The association of the emperor Nero with frogs is not unique to Plutarch (see my earlier post The Emperor Nero: Viper or Frog?).
A thousand years later, the Golden Legend recorded a medieval folktale in which the emperor gave birth to a frog:
Nero was not unpunished for their [St. Peter's and St. Paul's] death and other great sins and tyrannies that he committed, for he slew himself with his own hand, which tyrannies were overlong to tell, but shortly I shall rehearse here some.
He slew his master Seneca because he was afraid of him when he went to school.
Also Nero slew his mother and slit her belly for to see the place where he lay in. The physicians and masters blamed him, and said the son should not slay his mother that had borne him with sorrow and pain.

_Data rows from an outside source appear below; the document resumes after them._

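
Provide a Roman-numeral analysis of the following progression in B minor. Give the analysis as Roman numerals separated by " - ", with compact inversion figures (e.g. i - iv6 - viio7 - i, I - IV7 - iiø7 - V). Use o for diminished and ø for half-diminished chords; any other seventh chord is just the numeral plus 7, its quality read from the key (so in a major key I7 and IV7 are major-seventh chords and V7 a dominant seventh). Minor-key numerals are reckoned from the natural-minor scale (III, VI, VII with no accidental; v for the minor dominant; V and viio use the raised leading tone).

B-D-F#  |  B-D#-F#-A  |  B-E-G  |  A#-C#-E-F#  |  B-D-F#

i - V7/iv - iv64 - V65 - i

B-D-F#: root B is the tonic; minor triad there is i.
B-D#-F#-A: a dominant seventh chord on B, the applied dominant of iv → V7/iv.
B-E-G: minor triad on E = scale degree 4 → iv64.
A#-C#-E-F#: root F# is the dominant; dominant seventh chord there is V65.
B-D-F#: root B is the tonic; minor triad there is i.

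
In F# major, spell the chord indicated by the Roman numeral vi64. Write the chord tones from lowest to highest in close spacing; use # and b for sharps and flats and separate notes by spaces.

A# D# F#

The numeral's case and figure indicate a minor triad. In F# major its root, the submediant, is D#.
That chord is spelled D#-F#-A#.
The figured bass 64 indicates second inversion, placing the fifth (A#) in the bass: A#-D#-F#.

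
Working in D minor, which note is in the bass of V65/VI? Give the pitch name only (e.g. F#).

The applied chord V65/VI is rooted on F: F-A-C-Eb.
The figure 65 means first inversion — the third is in the bass.

A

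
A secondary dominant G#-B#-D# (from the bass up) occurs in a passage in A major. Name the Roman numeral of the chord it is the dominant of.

The chord is a major triad on G#.
A dominant resolves down a perfect fifth: G# → C#. In A major, C# is scale degree 3, i.e. iii.

iii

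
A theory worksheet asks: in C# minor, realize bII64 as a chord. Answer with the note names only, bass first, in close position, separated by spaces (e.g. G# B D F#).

bII64 is the Neapolitan chord — a major triad on the lowered second degree. In C# minor that root is D.
So the chord is D-F#-A, a major triad.
With the 64 figure the chord is in second inversion; from the bass A upward in close position it reads A-D-F#.

A D F#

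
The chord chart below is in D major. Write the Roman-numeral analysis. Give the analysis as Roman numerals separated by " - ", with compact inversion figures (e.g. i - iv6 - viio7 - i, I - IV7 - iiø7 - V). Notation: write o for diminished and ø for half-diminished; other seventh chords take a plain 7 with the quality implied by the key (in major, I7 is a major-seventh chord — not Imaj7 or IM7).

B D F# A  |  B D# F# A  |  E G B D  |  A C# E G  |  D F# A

vi7 - V7/ii - ii7 - V7 - I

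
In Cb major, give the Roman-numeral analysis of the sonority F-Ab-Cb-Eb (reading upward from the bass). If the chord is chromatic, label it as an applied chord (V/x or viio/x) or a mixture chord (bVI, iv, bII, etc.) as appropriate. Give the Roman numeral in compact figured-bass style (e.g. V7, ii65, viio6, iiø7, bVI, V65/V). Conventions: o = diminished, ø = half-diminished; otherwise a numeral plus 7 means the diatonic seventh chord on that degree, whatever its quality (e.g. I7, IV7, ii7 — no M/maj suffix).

viiø7/V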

Then said he, “Make me with child, and after to be delivered, that I may know what pain my mother suffered.” Which by craft they gave to him a young frog to drink, and grew in his belly, and then he said, “But if [unless] ye make me to be delivered I shall slay you all.” And so they gave him such a drink that he had a vomit and cast out the frog, and bare him on hand that because that he abode not his time it was misshapen, which yet he made to be kept.

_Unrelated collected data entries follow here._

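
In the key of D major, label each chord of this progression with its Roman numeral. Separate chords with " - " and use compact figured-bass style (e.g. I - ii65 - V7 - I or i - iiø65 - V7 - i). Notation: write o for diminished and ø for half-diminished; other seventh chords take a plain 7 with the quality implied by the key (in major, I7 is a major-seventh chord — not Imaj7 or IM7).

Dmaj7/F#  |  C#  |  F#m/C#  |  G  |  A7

I65 - V/iii - iii64 - IV - V7

Dmaj7/F#: major seventh chord on D = scale degree 1 → I65.
C#: a major triad on C#, the applied dominant of iii → V/iii.
F#m/C# has root F#, degree 3 in D major, so iii64.
G: root G is the subdominant; major triad there is IV.
A7 has root A, degree 5 in D major, so V7.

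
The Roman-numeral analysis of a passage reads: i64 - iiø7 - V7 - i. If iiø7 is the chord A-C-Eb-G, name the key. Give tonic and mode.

The chord Am7b5 is a half-diminished seventh chord rooted on A; its label is iiø7.
iiø7 on A implies A is the supertonic; that puts the tonic at G, and the lowercase numeral fits minor mode.

G minor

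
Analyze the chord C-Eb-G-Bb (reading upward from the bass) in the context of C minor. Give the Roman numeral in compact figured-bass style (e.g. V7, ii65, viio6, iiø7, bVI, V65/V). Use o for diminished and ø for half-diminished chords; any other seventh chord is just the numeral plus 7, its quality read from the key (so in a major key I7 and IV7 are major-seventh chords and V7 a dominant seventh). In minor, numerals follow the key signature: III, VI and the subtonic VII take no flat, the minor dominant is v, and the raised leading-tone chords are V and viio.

i7

Stacked in thirds the chord is C-Eb-G-Bb: a minor seventh chord on C.
In C minor, C is the tonic; the diatonic minor seventh chord there is i7.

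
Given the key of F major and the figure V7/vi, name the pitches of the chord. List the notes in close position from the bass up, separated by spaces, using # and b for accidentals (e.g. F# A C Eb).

V7/vi is a secondary dominant — the dominant seventh of vi. vi in F major is D, so the applied chord's root is A, a perfect fifth above.
Building a dominant seventh chord on A gives A-C#-E-G.

A C# E G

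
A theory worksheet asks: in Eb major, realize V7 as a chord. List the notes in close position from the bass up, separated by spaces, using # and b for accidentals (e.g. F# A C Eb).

Bb D F Ab

In Eb major, the dominant is Bb, and the diatonic chord built there is a dominant seventh chord.
Stacking thirds from Bb gives Bb-D-F-Ab.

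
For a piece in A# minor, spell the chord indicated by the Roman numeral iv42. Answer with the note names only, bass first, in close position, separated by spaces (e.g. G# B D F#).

The numeral's case and figure indicate a minor seventh chord. In A# minor its root, the subdominant, is D#.
Stacking thirds from D# gives D#-F#-A#-C#.
With the 42 figure the chord is in third inversion; from the bass C# upward in close position it reads C#-D#-F#-A#.

C# D# F# A#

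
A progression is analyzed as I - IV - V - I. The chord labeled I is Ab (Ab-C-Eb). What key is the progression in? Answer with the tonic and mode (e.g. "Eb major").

Ab major

The chord Ab is a major triad rooted on Ab; its label is I.
If Ab is scale degree 1 and the mode makes that degree carry a major triad, the tonic is Ab and the mode is major.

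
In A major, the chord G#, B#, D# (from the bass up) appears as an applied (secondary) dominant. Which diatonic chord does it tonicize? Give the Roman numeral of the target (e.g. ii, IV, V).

The chord is a major triad on G#.
A dominant resolves down a perfect fifth: G# → C#. In A major, C# is scale degree 3, i.e. iii.

iii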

Then for his pleasure he set Rome afire, which burned seven days and seven sights, and was in a high tower and enjoyed him to see so great a flame of fire, and sang merrily.
He slew the senators of Rome to see what sorrow and lamentation their wives would make.

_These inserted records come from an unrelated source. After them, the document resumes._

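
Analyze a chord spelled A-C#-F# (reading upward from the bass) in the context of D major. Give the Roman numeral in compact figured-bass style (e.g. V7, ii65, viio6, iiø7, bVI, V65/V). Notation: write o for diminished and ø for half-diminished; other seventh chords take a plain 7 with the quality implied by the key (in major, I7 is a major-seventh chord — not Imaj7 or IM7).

iii6

Stacked in thirds the chord is F#-A-C#: a minor triad on F#.
In D major, F# is the mediant; the diatonic minor triad there is iii.
With A in the bass the chord is in first inversion, so the figured bass is 6.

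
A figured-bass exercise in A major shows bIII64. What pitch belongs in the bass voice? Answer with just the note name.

G

bIII in A major has root C; the chord is C-E-G.
The figure 64 means second inversion — the fifth is in the bass.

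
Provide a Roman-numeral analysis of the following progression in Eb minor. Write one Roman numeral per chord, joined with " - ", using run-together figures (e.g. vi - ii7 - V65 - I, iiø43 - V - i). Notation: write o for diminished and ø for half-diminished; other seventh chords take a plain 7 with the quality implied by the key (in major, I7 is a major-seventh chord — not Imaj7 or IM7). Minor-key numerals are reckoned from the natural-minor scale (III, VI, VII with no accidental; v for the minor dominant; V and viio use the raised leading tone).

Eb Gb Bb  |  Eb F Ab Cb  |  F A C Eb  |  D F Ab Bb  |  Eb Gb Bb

Eb-Gb-Bb: minor triad on Eb = scale degree 1 → i.
Eb-F-Ab-Cb has root F, degree 2 in Eb minor, so iiø42.
F-A-C-Eb: a dominant seventh chord on F, the applied dominant of V → V7/V.
D-F-Ab-Bb has root Bb, degree 5 in Eb minor, so V65.
Eb-Gb-Bb: root Eb is the tonic; minor triad there is i.

i - iiø42 - V7/V - V65 - i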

He wedded a man for his wife. He fished with nets of gold thread, and the garment that he had worn one day he would never wear it ne see it after.
Then the Romans seeing his woodness [madness], assailed him and pursued him unto without the city, and when he saw he might not escape them, he took a stake and sharped it with his teeth, and therewith stuck himself through the body and so slew himself. In another place it is read that he was devoured of wolves. Then the Romans returned and found the frog, and threw it out of the city and there burnt it.